PASURUAN, Tugujatim.id – Banjir merendam permukiman warga di Pasuruan. Sejumlah desa di Kecamatan Winongan, Kabupaten Pasuruan tergenangi banjir akibat hujan deras yang mengguyur semalaman pada Sabtu (24/5) malam.
Hujan yang berlangssung sejak pukul 21.00 WIB hingga pukul 23.30 WIB mengakibatkan daerah aliran sungai (DAS) Rejoso meluap, merendam permukiman warga sekitar pukul 01.00 WIB.

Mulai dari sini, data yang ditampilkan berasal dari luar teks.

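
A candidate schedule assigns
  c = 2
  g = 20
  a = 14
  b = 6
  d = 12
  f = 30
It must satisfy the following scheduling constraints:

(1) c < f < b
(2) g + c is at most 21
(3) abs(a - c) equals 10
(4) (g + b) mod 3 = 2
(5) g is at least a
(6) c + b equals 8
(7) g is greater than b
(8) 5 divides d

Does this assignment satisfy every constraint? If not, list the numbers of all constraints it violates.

Violated: 1, 2, 3, and 8.

(1) values 2, 30, 6; f = 30 is not < b = 6  ✗
(2) g + c = 20 + 2 = 22; 22 > 21, bound 21 not met  ✗
(3) abs(14 - 2) = 12, not 10  ✗
(4) g + b = 26; 26 mod 3 = 2  ✓
(5) g = 20, a = 14; 20 ≥ 14  ✓
(6) c + b = 2 + 6 = 8  ✓
(7) g = 20, b = 6; 20 > 6  ✓
(8) 12 = 5*2 + 2, so 5 does not divide 12  ✗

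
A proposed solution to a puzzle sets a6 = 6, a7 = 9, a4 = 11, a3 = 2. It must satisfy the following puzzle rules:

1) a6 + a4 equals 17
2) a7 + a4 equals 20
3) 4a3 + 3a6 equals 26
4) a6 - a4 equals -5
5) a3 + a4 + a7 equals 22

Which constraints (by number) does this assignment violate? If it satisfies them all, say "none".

1) a6 + a4 = 6 + 11 = 17 — OK.
2) a7 + a4 = 9 + 11 = 20 — OK.
3) 4a3 + 3a6 = 4(2) + 3(6) = 26 — OK.
4) a6 - a4 = 6 - 11 = -5 — OK.
5) a3 + a4 + a7 = 2 + 11 + 9 = 22 — OK.

The assignment satisfies every constraint.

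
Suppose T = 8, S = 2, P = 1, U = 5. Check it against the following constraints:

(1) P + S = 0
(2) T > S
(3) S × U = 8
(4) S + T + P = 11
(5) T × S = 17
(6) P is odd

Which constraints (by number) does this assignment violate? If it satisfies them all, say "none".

Constraints 1, 3, 5 are violated.

(1) P + S = 1 + 2 = 3, not 0  FAIL
(2) T = 8, S = 2; 8 > 2  OK
(3) S × U = 2 × 5 = 10, not 8  FAIL
(4) S + T + P = 2 + 8 + 1 = 11  OK
(5) T × S = 8 × 2 = 16, not 17  FAIL
(6) P = 1 is odd  OK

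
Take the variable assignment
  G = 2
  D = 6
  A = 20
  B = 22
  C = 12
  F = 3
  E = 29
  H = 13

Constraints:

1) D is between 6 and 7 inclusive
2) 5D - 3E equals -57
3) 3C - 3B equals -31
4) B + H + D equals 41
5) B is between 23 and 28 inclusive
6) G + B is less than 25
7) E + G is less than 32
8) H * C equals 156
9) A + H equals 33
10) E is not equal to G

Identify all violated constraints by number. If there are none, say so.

Constraints 3 and 5 do not hold.

1) D = 6 lies in [6, 7] — holds.
2) 5D - 3E = 5(6) - 3(29) = -57 — holds.
3) 3C - 3B = 3(12) - 3(22) = -30, not -31 — does not hold.
4) B + H + D = 22 + 13 + 6 = 41 — holds.
5) B = 22 is outside [23, 28] — does not hold.
6) G + B = 2 + 22 = 24; 24 < 25 — holds.
7) E + G = 29 + 2 = 31; 31 < 32 — holds.
8) H * C = 13 * 12 = 156 — holds.
9) A + H = 20 + 13 = 33 — holds.
10) E = 29, G = 2; distinct — holds.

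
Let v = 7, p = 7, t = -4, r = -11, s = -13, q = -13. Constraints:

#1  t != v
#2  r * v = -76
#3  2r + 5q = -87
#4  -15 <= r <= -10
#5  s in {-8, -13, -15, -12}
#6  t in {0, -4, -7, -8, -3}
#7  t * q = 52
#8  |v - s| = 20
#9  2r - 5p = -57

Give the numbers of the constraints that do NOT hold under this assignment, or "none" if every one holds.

No — constraint 2 is not satisfied.

#1 t = -4, v = 7; distinct  true
#2 r * v = -11 * 7 = -77, not -76  false
#3 2r + 5q = 2(-11) + 5(-13) = -87  true
#4 r = -11 lies in [-15, -10]  true
#5 s = -13 is in {-8, -13, -15, -12}  true
#6 t = -4 is in {0, -4, -7, -8, -3}  true
#7 t * q = -4 * (-13) = 52  true
#8 |7 - (-13)| = 20  true
#9 2r - 5p = 2(-11) - 5(7) = -57  true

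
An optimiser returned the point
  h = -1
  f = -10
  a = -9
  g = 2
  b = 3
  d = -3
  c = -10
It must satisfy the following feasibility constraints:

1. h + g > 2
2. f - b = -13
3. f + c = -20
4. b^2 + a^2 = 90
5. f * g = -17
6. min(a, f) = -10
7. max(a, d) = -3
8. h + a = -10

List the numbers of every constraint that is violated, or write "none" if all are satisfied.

Constraints 1 and 5 do not hold.

1. h + g = -1 + 2 = 1; 1 ≤ 2, bound 2 not met  fails
2. f - b = -10 - 3 = -13  holds
3. f + c = -10 + (-10) = -20  holds
4. b^2 + a^2 = 3^2 + (-9)^2 = 9 + 81 = 90  holds
5. f * g = -10 * 2 = -20, not -17  fails
6. min(-9, -10) = -10  holds
7. max(-9, -3) = -3  holds
8. h + a = -1 + (-9) = -10  holds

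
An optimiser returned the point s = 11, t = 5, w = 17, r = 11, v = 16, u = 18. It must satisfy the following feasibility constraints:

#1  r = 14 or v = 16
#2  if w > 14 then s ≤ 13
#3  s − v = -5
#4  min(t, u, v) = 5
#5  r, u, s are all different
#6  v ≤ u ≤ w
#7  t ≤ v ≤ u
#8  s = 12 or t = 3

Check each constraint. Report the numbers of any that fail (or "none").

The assignment fails constraints 5, 6, and 8.

#1 r = 11 ≠ 14, but v = 16 = 16 (second disjunct)  holds
#2 w = 17 > 14, so we need s ≤ 13; s = 11 ≤ 13  holds
#3 s − v = 11 − 16 = -5  holds
#4 min(5, 18, 16) = 5  holds
#5 r = s = 11, not all different  fails
#6 values 16, 18, 17; u = 18 is not ≤ w = 17  fails
#7 values 5 ≤ 16 ≤ 18  holds
#8 s = 11 ≠ 12 and t = 5 ≠ 3; both disjuncts false  fails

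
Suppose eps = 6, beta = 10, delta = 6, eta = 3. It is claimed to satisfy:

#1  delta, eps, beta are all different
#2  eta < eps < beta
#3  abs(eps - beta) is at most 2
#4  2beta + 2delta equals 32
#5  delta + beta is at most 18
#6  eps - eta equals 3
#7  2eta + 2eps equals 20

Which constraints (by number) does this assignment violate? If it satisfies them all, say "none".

#1 delta = eps = 6, not all different  ✗
#2 values 3 < 6 < 10  ✓
#3 abs(6 - 10) = 4; 4 > 2, exceeds bound 2  ✗
#4 2beta + 2delta = 2(10) + 2(6) = 32  ✓
#5 delta + beta = 6 + 10 = 16; 16 ≤ 18  ✓
#6 eps - eta = 6 - 3 = 3  ✓
#7 2eta + 2eps = 2(3) + 2(6) = 18, not 20  ✗

The assignment fails constraints 1, 3, 7.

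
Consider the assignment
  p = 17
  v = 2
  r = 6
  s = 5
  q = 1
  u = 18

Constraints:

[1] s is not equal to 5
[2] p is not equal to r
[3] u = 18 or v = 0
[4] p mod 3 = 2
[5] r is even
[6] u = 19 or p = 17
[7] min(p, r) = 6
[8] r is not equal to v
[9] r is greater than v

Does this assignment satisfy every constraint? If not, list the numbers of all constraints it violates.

The assignment fails constraint 1.

[1] s = 5, but 5 is required to differ — fails.
[2] p = 17, r = 6; distinct — holds.
[3] u = 18 = 18 (first disjunct) — holds.
[4] 17 mod 3 = 2 — holds.
[5] r = 6 is even — holds.
[6] u = 18 ≠ 19, but p = 17 = 17 (second disjunct) — holds.
[7] min(17, 6) = 6 — holds.
[8] r = 6, v = 2; distinct — holds.
[9] r = 6, v = 2; 6 > 2 — holds.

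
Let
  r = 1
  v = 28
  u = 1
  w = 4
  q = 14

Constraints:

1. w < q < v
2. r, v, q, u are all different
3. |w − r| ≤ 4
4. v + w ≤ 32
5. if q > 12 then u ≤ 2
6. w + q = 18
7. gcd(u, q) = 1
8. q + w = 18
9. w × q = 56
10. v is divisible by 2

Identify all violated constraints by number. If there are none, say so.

1. values 4 < 14 < 28 — holds.
2. r = u = 1, not all different — does not hold.
3. |4 − 1| = 3; 3 ≤ 4 — holds.
4. v + w = 28 + 4 = 32; 32 ≤ 32 — holds.
5. q = 14 > 12, so we need u ≤ 2; u = 1 ≤ 2 — holds.
6. w + q = 4 + 14 = 18 — holds.
7. gcd(1, 14) = 1 — holds.
8. q + w = 14 + 4 = 18 — holds.
9. w × q = 4 × 14 = 56 — holds.
10. 28 / 2 = 14, so 2 divides 28 — holds.

Constraint 2 is violated.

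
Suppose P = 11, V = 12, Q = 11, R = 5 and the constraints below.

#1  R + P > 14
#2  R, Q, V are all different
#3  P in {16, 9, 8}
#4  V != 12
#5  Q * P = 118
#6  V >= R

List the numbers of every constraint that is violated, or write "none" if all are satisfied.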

Hingga Minggu (25/5) pagi, air mulai surut. Namun genangan air masih tersisa di sejumlah permukiman warga. Seperti di Dusun Kebondalem dan Dusun Serambi, Desa Winongan Kidul. Di wilayah itu ketinggian genangan air masih mencalai 30 cm hingga 50 cm.
Jalan raya di wilayah tersebut juga tergenang, sehingga menghambat aktivitas warga. Medkipun masih bisa dilewati kendaraan, pengendara harus berhati-hati karena permukaan jalan licin dan genangan air cukup dalam di beberapa titik lokasi.
BACA JUGA: 609 Rumah Terendam Banjir Sungai Bengawan Solo di Tuban Terima Paket Bantuan
“Semalam memang hujan deras, air merendam jam satu dini hari. Tiba-tiba saja masuk rumah. Sampai pagi hari ini masih ada air meskipun sudah mulai surut,” ujar Makhali, warga Dusun Serambi.
Kondisi serula terjadi di Dusun Gambiran, Desa Bandaran, Kecamatan Winongan, Kabupaten Pasuruan. Air banjir bahkan masuk ke masjid dan mengganggu aktifitas ibadah warga.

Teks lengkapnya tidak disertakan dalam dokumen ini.